How the IMF alters the composition of tax revenue

We collected data on taxation from the International Centre for Tax and Development (ICTD) and combined it with our data on IMF conditionality from the IMF Monitor database. We then compared tax revenues between countries that underwent at least one IMF program in the past three decades with countries that never had an IMF program. We found that IMF borrowers experienced increases in goods and services tax revenues but a decline in trade tax revenues, consistent with our priors. For non-IMF borrowers, the composition of tax revenues remained unaffected (see Figure 1).

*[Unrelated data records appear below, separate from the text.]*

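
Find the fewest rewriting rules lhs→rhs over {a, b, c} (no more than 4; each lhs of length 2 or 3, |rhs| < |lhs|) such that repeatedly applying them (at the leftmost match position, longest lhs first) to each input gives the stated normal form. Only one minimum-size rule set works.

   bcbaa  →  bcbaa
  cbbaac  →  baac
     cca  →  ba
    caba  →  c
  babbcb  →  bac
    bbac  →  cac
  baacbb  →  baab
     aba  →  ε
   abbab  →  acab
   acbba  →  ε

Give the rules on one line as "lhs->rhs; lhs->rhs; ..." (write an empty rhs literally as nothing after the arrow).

  | bcbaa
  | cbbaac => ccaac => baac
  | cca => ba
  | caba => c

aba->; bb->c; cc->b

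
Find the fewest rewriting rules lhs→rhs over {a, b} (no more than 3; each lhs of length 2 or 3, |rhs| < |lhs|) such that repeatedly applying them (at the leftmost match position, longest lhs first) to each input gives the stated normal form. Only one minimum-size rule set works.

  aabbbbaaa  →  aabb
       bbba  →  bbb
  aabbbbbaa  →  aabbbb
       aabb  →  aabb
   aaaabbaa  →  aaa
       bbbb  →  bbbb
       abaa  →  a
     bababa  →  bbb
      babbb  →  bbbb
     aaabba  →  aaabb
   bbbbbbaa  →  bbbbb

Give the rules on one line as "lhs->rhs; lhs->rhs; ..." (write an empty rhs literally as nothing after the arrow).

aba->; ba->b; baa->a

  | aabbbbaaa => aabbbaa => aabba => aabb
  | bbba => bbb
  | aabbbbbaa => aabbbba => aabbbb
  | aabb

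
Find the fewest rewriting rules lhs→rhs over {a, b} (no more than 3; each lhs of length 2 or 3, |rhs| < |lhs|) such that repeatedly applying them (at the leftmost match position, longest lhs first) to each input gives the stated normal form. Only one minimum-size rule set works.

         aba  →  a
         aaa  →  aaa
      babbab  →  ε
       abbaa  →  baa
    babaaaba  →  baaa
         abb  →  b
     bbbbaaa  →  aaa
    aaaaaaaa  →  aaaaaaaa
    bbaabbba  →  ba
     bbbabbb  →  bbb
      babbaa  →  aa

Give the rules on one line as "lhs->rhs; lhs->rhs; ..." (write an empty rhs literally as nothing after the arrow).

  | aba => a
  | aaa
  | babbab => bbab => ab => ε
  | abbaa => baa

ab->; bba->a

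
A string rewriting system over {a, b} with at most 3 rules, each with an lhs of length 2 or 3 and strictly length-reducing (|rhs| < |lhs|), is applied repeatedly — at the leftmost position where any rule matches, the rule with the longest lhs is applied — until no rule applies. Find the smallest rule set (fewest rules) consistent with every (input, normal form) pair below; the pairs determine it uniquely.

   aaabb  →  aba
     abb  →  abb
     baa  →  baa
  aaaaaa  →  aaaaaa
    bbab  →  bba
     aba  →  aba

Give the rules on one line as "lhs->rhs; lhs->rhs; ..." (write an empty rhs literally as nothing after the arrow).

aab->ba; bab->ba

  | aaabb => abab => aba
  | abb
  | baa
  | aaaaaa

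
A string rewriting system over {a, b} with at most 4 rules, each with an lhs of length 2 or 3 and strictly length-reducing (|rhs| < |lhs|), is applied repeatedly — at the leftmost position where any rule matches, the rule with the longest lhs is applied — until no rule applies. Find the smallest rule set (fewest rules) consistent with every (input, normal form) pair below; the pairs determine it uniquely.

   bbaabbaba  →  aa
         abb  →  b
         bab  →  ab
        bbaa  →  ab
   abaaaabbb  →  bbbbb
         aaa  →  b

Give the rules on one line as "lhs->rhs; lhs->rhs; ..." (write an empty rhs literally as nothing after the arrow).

aaa->b; abb->b; ba->a; baa->ab

  | bbaabbaba => babbbaba => abbbaba => bbaba => baba => aba => aa
  | abb => b
  | bab => ab
  | bbaa => bab => ab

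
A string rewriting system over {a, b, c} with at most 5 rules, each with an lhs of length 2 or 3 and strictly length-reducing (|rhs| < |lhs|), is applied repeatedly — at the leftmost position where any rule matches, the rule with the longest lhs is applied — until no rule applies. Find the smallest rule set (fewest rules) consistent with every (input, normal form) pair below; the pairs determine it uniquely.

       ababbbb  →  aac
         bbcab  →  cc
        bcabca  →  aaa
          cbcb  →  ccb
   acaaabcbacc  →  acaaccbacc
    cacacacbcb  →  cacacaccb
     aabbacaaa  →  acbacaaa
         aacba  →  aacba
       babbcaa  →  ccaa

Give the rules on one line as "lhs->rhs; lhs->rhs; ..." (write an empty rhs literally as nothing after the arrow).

  | ababbbb => cabbbb => ccbbb => cccc => aac
  | bbcab => bcab => cab => cc
  | bcabca => cabca => ccca => aaa
  | cbcb => ccb

ab->c; bbb->cc; bc->c; ccc->aa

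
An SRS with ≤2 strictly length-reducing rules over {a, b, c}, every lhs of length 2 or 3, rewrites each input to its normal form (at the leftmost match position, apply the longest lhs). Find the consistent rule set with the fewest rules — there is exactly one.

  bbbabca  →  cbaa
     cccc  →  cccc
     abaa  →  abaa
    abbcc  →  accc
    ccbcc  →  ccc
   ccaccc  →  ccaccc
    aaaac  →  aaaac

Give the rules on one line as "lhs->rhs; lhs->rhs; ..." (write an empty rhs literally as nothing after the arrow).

bb->c; bc->

  | bbbabca => cbabca => cbaa
  | cccc
  | abaa
  | abbcc => accc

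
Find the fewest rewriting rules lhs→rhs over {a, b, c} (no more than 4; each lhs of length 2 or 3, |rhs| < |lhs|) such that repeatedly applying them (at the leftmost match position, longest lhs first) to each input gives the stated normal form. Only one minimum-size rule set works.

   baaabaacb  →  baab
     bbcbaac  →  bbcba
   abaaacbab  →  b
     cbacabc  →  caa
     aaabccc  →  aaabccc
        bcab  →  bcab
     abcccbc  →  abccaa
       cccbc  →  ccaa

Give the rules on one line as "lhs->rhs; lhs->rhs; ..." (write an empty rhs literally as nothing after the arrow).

ac->; bab->cb; cbc->aa

  | baaabaacb => baaabab => baaacb => baab
  | bbcbaac => bbcba
  | abaaacbab => abaabab => abaacb => abab => acb => b
  | cbacabc => cbabc => ccbc => caa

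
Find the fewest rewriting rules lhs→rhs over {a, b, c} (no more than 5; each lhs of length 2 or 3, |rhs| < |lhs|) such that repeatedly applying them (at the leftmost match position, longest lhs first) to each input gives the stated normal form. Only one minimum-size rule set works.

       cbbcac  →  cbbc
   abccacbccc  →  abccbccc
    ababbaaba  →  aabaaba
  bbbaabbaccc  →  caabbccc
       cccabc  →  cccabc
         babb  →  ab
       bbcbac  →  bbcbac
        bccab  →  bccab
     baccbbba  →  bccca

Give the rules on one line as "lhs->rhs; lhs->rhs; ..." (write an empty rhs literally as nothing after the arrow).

  | cbbcac => cbbc
  | abccacbccc => abccbccc
  | ababbaaba => aabaaba
  | bbbaabbaccc => caabbaccc => caabbccc

acc->cc; bab->a; bbb->c; cac->c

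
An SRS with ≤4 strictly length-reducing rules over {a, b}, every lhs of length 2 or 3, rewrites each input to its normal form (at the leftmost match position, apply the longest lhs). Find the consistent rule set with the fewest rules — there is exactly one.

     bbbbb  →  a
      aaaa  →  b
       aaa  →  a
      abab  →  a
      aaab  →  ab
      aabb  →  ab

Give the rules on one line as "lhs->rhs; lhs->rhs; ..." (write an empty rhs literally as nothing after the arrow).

  | bbbbb => abbb => aab => bb => a
  | aaaa => baa => aa => b
  | aaa => ba => a
  | abab => aab => bb => a

aa->b; ba->a; bb->a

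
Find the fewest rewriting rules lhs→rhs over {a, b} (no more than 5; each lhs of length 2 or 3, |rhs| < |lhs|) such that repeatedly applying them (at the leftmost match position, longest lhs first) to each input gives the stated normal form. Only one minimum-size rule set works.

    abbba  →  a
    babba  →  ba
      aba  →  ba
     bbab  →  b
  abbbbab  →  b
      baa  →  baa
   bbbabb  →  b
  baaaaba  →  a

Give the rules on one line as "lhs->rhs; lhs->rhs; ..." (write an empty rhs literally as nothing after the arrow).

ab->b; bab->; bb->b; bba->a

  | abbba => bbba => bba => a
  | babba => ba
  | aba => ba
  | bbab => ab => b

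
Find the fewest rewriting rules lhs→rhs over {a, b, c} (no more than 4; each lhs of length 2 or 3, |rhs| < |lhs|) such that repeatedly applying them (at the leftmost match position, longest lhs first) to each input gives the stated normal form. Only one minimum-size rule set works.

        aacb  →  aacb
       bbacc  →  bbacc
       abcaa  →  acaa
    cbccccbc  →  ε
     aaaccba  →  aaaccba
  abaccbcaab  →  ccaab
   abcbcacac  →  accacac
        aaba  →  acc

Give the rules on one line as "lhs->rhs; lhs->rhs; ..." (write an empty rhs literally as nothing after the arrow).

aba->cc; bc->c; ccc->

  | aacb
  | bbacc
  | abcaa => acaa
  | cbccccbc => cccccbc => ccbc => ccc => ε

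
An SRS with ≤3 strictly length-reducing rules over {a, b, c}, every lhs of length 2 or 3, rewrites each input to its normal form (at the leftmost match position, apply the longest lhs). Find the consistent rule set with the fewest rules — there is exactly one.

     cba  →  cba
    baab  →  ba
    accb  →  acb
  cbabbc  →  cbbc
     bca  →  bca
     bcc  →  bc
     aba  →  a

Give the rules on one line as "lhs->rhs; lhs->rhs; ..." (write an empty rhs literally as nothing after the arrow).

ab->; cc->c

  | cba
  | baab => ba
  | accb => acb
  | cbabbc => cbbc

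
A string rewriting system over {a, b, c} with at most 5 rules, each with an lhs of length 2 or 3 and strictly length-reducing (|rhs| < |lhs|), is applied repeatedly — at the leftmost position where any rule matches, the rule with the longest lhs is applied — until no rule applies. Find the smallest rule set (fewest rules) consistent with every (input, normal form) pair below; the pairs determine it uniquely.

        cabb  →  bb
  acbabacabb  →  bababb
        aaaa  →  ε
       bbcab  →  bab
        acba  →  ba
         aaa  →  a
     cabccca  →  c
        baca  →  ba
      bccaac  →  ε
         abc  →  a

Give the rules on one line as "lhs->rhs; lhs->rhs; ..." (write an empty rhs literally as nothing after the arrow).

aa->; ac->; bc->; ca->

  | cabb => bb
  | acbabacabb => babacabb => bababb
  | aaaa => aa => ε
  | bbcab => bab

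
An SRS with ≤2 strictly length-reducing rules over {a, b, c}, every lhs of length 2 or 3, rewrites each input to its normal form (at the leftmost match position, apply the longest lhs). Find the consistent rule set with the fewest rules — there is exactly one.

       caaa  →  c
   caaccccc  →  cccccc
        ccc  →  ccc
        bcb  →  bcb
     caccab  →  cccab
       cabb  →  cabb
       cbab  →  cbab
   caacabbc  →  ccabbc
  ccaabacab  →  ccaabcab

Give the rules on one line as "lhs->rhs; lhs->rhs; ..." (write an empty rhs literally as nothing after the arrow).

  | caaa => c
  | caaccccc => caccccc => cccccc
  | ccc
  | bcb

aaa->; ac->c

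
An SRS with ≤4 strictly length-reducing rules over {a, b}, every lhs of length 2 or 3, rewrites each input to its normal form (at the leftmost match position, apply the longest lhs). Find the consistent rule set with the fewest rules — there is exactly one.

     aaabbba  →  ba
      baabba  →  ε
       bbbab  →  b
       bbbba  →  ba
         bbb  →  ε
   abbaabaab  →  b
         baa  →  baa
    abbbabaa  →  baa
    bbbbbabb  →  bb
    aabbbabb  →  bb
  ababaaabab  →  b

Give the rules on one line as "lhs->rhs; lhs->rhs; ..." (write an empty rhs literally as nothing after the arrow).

  | aaabbba => aabba => aba => ba
  | baabba => baba => bba => ab => ε
  | bbbab => abab => bab => b
  | bbbba => abba => ba

ab->; aba->ba; bba->ab; bbb->ab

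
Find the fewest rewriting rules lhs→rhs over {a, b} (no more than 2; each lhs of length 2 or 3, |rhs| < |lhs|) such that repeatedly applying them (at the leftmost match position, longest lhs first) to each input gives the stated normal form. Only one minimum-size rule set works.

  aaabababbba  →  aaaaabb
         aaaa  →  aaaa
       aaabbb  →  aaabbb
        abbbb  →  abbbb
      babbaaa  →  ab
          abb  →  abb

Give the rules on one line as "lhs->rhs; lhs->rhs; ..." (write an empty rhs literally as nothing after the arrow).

  | aaabababbba => aaabbabbba => aaaabbbba => aaaabbab => aaaaabb
  | aaaa
  | aaabbb
  | abbbb

ba->b; bba->ab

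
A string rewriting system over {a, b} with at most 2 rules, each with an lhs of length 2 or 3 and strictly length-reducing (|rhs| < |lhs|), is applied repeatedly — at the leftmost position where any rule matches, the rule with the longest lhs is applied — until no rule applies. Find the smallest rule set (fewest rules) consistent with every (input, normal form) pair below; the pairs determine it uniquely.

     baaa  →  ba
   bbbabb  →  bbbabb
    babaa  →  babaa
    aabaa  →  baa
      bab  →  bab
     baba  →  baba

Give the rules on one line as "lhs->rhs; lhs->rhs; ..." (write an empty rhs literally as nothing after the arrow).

  | baaa => ba
  | bbbabb
  | babaa
  | aabaa => baa

aaa->a; aab->b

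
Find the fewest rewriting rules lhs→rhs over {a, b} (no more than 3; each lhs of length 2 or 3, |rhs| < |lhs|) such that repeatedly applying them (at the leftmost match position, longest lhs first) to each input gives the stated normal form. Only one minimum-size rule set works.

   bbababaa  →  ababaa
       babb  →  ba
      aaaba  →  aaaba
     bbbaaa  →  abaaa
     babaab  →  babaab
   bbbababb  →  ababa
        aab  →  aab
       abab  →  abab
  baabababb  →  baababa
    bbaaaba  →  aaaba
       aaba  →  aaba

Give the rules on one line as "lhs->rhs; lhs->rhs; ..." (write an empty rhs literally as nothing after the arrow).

bb->; bbb->ab

  | bbababaa => ababaa
  | babb => ba
  | aaaba
  | bbbaaa => abaaa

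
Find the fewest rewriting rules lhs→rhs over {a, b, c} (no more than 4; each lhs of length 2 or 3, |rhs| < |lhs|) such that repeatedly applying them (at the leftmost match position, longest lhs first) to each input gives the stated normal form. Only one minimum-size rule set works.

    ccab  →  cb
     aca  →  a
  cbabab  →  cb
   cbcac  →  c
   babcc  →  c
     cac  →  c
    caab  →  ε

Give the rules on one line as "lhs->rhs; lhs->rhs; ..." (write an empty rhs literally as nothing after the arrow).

  | ccab => cb
  | aca => a
  | cbabab => cbab => cb
  | cbcac => cac => c

ab->; bc->; ca->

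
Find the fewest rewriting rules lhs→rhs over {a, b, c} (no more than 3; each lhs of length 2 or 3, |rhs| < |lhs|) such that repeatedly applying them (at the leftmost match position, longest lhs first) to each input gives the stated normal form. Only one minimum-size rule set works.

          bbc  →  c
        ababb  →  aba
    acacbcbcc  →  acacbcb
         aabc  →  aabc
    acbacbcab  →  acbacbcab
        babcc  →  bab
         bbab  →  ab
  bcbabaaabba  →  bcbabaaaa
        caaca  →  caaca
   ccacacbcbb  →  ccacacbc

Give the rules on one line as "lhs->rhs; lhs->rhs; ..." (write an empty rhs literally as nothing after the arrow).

bb->; bcc->b

  | bbc => c
  | ababb => aba
  | acacbcbcc => acacbcb
  | aabc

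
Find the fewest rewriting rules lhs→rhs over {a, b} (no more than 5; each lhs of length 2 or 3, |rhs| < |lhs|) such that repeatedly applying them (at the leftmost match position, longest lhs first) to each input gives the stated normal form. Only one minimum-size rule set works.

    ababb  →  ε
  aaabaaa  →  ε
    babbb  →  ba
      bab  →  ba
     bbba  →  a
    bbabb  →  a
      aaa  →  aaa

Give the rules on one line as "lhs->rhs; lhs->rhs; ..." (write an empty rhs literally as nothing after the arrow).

ab->a; aba->bb; bb->; bbb->bb

  | ababb => bbbb => bbb => bb => ε
  | aaabaaa => aabbaa => aabaa => abba => aba => bb => ε
  | babbb => babb => bab => ba
  | bab => ba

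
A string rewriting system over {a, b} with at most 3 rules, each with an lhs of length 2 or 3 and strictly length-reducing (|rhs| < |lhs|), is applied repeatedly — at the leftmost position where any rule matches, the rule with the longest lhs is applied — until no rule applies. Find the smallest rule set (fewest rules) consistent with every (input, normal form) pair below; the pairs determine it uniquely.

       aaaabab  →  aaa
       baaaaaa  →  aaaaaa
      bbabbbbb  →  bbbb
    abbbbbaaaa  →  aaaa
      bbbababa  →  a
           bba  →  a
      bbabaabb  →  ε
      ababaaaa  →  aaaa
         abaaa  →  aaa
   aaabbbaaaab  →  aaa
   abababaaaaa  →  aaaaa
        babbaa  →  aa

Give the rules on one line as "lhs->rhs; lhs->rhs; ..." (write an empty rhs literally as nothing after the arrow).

  | aaaabab => aaaab => aaa
  | baaaaaa => aaaaaa
  | bbabbbbb => babbbbb => abbbbb => bbbb
  | abbbbbaaaa => bbbbaaaa => bbbaaaa => bbaaaa => baaaa => aaaa

ab->; ba->a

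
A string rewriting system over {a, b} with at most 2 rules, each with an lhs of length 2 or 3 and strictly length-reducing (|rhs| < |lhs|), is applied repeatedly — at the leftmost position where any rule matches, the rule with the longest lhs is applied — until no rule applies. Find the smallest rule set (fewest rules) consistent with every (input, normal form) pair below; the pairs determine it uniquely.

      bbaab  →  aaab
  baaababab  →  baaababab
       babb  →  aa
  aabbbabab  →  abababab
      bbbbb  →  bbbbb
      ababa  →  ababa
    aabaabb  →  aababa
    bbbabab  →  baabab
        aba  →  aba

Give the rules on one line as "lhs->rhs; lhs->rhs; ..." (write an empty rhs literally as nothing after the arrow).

  | bbaab => aaab
  | baaababab
  | babb => bba => aa
  | aabbbabab => abababab

abb->ba; bba->aa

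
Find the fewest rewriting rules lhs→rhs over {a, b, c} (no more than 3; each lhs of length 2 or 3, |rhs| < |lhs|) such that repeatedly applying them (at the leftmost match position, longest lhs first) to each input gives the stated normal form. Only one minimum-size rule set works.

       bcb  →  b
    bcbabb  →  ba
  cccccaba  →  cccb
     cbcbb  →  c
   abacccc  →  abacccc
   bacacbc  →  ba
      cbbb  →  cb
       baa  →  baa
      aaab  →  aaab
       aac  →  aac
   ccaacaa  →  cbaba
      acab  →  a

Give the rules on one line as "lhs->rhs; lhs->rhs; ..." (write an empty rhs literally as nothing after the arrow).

bb->; bc->; ca->b

  | bcb => b
  | bcbabb => babb => ba
  | cccccaba => ccccbba => cccca => cccb
  | cbcbb => cbb => c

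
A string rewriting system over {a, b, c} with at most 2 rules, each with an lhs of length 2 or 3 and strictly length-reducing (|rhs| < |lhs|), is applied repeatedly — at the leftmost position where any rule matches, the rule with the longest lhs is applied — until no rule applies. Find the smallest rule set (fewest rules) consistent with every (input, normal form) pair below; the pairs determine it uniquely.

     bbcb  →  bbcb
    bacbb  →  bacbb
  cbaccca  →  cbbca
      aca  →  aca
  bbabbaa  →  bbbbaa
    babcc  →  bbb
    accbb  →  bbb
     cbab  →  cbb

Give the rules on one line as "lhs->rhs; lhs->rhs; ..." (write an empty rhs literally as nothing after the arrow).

ab->b; cc->b

  | bbcb
  | bacbb
  | cbaccca => cbabca => cbbca
  | aca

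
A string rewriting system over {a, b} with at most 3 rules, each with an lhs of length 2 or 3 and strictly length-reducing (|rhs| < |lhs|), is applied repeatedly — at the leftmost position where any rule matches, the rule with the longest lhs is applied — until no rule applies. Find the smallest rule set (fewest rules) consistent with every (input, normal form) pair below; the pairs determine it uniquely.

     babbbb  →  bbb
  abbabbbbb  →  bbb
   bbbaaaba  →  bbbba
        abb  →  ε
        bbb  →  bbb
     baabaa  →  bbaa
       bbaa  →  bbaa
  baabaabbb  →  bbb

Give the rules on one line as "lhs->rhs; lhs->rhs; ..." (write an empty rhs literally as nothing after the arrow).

  | babbbb => bbb
  | abbabbbbb => abbbbb => bbb
  | bbbaaaba => bbbaaba => bbbaba => bbbba
  | abb => ε

ab->b; abb->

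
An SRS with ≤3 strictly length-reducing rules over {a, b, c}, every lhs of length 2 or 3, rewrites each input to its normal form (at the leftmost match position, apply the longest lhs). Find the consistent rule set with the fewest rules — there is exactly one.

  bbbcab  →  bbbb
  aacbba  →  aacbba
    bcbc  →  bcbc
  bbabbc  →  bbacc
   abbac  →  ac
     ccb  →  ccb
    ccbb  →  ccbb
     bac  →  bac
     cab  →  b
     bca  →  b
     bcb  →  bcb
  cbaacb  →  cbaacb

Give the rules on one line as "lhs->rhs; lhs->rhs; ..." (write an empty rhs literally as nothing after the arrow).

  | bbbcab => bbbb
  | aacbba
  | bcbc
  | bbabbc => bbacc

abb->ac; ca->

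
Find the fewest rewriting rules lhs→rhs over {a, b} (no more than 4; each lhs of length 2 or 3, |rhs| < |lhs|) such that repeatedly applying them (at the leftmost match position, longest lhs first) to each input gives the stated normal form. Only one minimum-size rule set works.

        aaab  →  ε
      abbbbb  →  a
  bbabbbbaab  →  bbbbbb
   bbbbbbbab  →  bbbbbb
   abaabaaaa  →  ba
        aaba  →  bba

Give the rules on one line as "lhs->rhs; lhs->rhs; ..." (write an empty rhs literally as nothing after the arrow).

aa->b; ab->a; aba->; bab->

  | aaab => bab => ε
  | abbbbb => abbbb => abbb => abb => ab => a
  | bbabbbbaab => bbbbaab => bbbbbb
  | bbbbbbbab => bbbbbb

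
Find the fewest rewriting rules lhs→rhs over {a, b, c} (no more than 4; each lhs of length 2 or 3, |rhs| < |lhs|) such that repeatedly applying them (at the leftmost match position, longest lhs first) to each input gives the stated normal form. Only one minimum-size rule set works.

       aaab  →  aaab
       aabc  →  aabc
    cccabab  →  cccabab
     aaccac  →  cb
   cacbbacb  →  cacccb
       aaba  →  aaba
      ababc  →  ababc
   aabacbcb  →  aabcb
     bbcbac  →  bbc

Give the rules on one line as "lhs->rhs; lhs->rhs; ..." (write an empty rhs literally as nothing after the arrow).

aac->cb; bac->; bba->c; cbc->a

  | aaab
  | aabc
  | cccabab
  | aaccac => cbcac => aac => cb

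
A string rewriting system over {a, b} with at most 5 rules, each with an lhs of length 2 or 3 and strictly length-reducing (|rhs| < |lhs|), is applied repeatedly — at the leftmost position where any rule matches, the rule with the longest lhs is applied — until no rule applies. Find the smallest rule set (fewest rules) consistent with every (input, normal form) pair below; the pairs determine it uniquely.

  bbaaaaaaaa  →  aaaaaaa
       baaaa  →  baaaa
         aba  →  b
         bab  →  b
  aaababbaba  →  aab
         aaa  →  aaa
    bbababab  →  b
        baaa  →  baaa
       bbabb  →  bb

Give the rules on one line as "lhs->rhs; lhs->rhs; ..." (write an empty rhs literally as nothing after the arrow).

  | bbaaaaaaaa => aaaaaaa
  | baaaa
  | aba => b
  | bab => b

aba->b; bab->b; bba->; bbb->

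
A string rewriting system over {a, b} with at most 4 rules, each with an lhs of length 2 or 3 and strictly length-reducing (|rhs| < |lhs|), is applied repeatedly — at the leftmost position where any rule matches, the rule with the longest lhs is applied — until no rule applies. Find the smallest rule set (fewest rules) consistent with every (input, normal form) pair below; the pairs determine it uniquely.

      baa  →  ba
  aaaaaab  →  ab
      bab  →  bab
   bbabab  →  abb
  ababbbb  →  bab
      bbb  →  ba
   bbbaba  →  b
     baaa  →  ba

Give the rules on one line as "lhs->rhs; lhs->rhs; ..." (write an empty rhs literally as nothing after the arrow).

aa->a; aba->; bba->ab; bbb->ba

  | baa => ba
  | aaaaaab => aaaaab => aaaab => aaab => aab => ab
  | bab
  | bbabab => abbab => aabb => abb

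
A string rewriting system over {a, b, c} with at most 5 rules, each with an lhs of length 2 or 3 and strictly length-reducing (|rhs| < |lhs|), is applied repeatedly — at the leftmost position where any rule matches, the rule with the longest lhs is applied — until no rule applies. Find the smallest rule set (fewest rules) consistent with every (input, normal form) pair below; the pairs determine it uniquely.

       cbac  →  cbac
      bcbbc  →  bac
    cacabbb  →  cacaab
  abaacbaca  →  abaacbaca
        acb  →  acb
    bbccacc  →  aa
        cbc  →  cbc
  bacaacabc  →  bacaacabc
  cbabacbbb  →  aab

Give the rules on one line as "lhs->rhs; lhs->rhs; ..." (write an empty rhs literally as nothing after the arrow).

  | cbac
  | bcbbc => bac
  | cacabbb => cacaab
  | abaacbaca

bab->c; bb->a; cbb->a; cc->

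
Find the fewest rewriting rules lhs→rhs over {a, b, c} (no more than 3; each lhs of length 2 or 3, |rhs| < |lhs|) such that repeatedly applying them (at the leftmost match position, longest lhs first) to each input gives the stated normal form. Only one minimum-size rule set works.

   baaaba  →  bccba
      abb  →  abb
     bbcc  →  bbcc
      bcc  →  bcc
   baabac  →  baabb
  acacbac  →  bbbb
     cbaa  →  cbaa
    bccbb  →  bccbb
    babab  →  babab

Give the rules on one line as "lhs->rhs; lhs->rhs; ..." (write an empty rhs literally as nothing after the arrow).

aaa->cc; ac->b

  | baaaba => bccba
  | abb
  | bbcc
  | bcc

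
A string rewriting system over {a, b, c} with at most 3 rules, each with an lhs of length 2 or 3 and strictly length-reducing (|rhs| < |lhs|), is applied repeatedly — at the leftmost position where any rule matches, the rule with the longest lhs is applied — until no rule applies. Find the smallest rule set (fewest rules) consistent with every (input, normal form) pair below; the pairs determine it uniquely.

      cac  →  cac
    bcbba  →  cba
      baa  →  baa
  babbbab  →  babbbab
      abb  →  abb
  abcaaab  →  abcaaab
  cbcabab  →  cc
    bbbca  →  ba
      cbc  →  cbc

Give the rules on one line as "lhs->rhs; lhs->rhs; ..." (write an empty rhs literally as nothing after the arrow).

aba->; bbc->; bcb->c

  | cac
  | bcbba => cba
  | baa
  | babbbab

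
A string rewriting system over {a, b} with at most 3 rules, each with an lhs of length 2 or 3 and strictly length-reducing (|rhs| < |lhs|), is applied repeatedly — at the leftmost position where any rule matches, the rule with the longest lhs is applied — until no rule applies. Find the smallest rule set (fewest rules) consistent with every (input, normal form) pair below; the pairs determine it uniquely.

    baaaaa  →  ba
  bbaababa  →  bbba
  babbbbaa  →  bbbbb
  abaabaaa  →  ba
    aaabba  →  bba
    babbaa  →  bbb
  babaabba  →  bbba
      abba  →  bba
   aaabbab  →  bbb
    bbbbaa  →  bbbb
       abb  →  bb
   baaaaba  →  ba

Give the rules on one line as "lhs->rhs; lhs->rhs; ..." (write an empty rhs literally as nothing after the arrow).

  | baaaaa => baaa => ba
  | bbaababa => bbaba => bbba
  | babbbbaa => bbbbbaa => bbbbb
  | abaabaaa => baabaaa => baaa => ba

aa->; aab->; ab->b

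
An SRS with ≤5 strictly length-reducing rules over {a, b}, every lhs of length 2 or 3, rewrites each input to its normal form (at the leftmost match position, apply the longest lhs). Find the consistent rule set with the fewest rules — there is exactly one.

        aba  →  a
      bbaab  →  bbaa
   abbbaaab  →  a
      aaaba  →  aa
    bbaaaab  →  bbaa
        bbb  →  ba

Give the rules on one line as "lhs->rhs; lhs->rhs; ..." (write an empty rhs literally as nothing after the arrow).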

Figure 1: Evolution of tax revenues by IMF exposure

To examine these patterns further, we conducted regression analysis for 100 developing countries from 1993 to 2013, controlling for known confounders. We confirmed that IMF programs increase goods and services tax revenues but decrease revenues from trade taxes. These patterns were particularly pronounced where IMF programs included explicit policy conditions on taxation.

Yet, we further showed that IMF programs did not affect total tax revenues. These results suggest that IMF policies alter the structure of tax revenues in developing countries, without bringing net positive effects for total tax revenue.

Why the VAT is inappropriate for developing countries

Development economists point out that while a tax system with heavy reliance on VAT may be optimal for advanced economies, it is inappropriate for many developing countries—as famous economists like Joseph Stiglitz argue. First, it may have adverse distributive impact, as the set of instruments for redistribution is more limited in developing countries. Second, it may be less conducive to economic efficiency, because the presence of a non-taxable informal sector distorts allocation decisions. Indeed, when a large part of the economy is informal, the VAT is not applied universally, but a trade tax may be. Third, the VAT is less corruption-resistant given that record-keeping systems are not well-advanced in developing countries.

Even in light of these serious doubts about the VAT, the IMF does not seem to be willing to change course. Only in September last year, the IMF celebrated its ‘world-wide leading role’ in spreading the VAT. A senior IMF official stressed the importance of having ‘few or no exemptions or other special treatments… [including] on items on which the poor spend a large proportion of their income’ and maintained that expenditure measures such as targeted social protection schemes were more efficient in addressing these concerns. IMF operations are in line with such thinking: A study by Eurodad found that of 59 IMF programs agreed during the Covid-19 pandemic that the study analysed, 39 included commitments to increase the share of indirect taxes, particularly VAT, in total government revenues.

What needs to be done

The IMF is correct in warning that ‘the economic shock triggered by the pandemic could undermine public attitudes to the fairness of taxation and welfare systems and lead to social unrest.’ But introducing a temporary tax on the better-off members of society is not sufficient to quell public unrest.

Indeed, the fixation of IMF leadership on this instrument deflects attention away from a more pressing issue—the need to change its view about the regressive VAT that places a disproportional tax burden on the poorest and most vulnerable members of society.